Samaná : une péninsule au naturel

Samaná : une péninsule au naturel
Catherine Bardon

Difficile de résister aux charmes de la péninsule de Samaná, plantée comme une griffe dans l’océan, à l’est du pays. Luxuriance et poésie. Telles des peintures naïves, les lomas (collines) de la Cordillère Orientale, épine dorsale de la péninsule, piquetées de cocotiers et ponctuées de cases en bois de palme aux couleurs pimpantes, ondulent à l’horizon. Des cascades fougueuses dévalent des collines. Des plages magnifiques, cernées de récifs coralliens ou ouvertes sur l’océan, ourlent le littoral.

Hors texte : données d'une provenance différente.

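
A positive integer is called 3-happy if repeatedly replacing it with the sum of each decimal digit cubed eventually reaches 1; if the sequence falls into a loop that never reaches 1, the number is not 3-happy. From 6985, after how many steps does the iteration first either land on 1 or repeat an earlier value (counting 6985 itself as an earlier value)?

7

6985 → 6³ + 9³ + 8³ + 5³ = 216 + 729 + 512 + 125 = 1582
1582 → 1³ + 5³ + 8³ + 2³ = 1 + 125 + 512 + 8 = 646
646 → 6³ + 4³ + 6³ = 216 + 64 + 216 = 496
496 → 4³ + 9³ + 6³ = 64 + 729 + 216 = 1009
1009 → 1³ + 0³ + 0³ + 9³ = 1 + 0 + 0 + 729 = 730
730 → 7³ + 3³ + 0³ = 343 + 27 + 0 = 370
370 → 3³ + 7³ + 0³ = 27 + 343 + 0 = 370  — 370 repeats.
That took 7 steps.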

En toile de fond de la baie de Samaná se dessinent les mogotes du parc national des Haitises, territoire de la mangrove et des oiseaux. Ses grottes ornées de pictogrammes taïnos témoignent de la civilisation des Amérindiens qui accueillirent Colomb.

Chaque hiver, de décembre à février, les baleines à bosse (photo) sont plusieurs centaines à venir convoler et enfanter dans les eaux de Samaná. Leur observation est désormais réglementée et le spectacle est inoubliable. Quant aux tortues, elles ont choisi de pondre sur les plages de Cosón et del Valle, où l’on se mobilise pour les protéger. À pied, à cheval ou en quad, l’intérieur de la péninsule offre aux randonneurs ses paysages bucoliques.

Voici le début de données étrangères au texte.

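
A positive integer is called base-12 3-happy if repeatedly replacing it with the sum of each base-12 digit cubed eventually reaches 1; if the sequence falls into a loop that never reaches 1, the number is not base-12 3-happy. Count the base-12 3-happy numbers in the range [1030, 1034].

3

1030: 1030 → 1344 → 793 → 342 → 288 → 8 → 512 → 755 → 1464 → 1008 → 343 → 415 → 1351 → 1136 → 1855 → 1344  (repeats 1344)
1031: 1031 → 1675 → 2017 → 10 → 1000 → 1611 → 1366 → 1854 → 1217 → 762 → 368 → 736 → 190 → 1028 → 856 → 1520 → 1728 → 1  (reaches 1)
1032: 1032 → 351 → 160 → 66 → 341 → 197 → 190 → 1028 → 856 → 1520 → 1728 → 1  (reaches 1)
1033: 1033 → 352 → 197 → 190 → 1028 → 856 → 1520 → 1728 → 1  (reaches 1)
1034: 1034 → 359 → 1464 → 1008 → 343 → 415 → 1351 → 1136 → 1855 → 1344 → 793 → 342 → 288 → 8 → 512 → 755 → 1464  (repeats 1464)
base-12 3-happy: 1031, 1032, 1033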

Haute de 60 mètres, la cascade del Limón a créé un balneario (baignoire) adossé à la luxuriance de la forêt tropicale. De nombreuses plages ne sont accessibles qu’en bateau ou au terme d’une randonnée éreintante. Madame, Fronton, Rincón comptent parmi les plus prisées.

La péninsule des cocotiers est une région en sursis qui a, pour l’heure, échappé aux sirènes du tout inclus. Mais pour combien de temps ? Profitez vite de ce paradis du tourisme individuel avant que les grands noms des clubs de vacances ne s’y installent.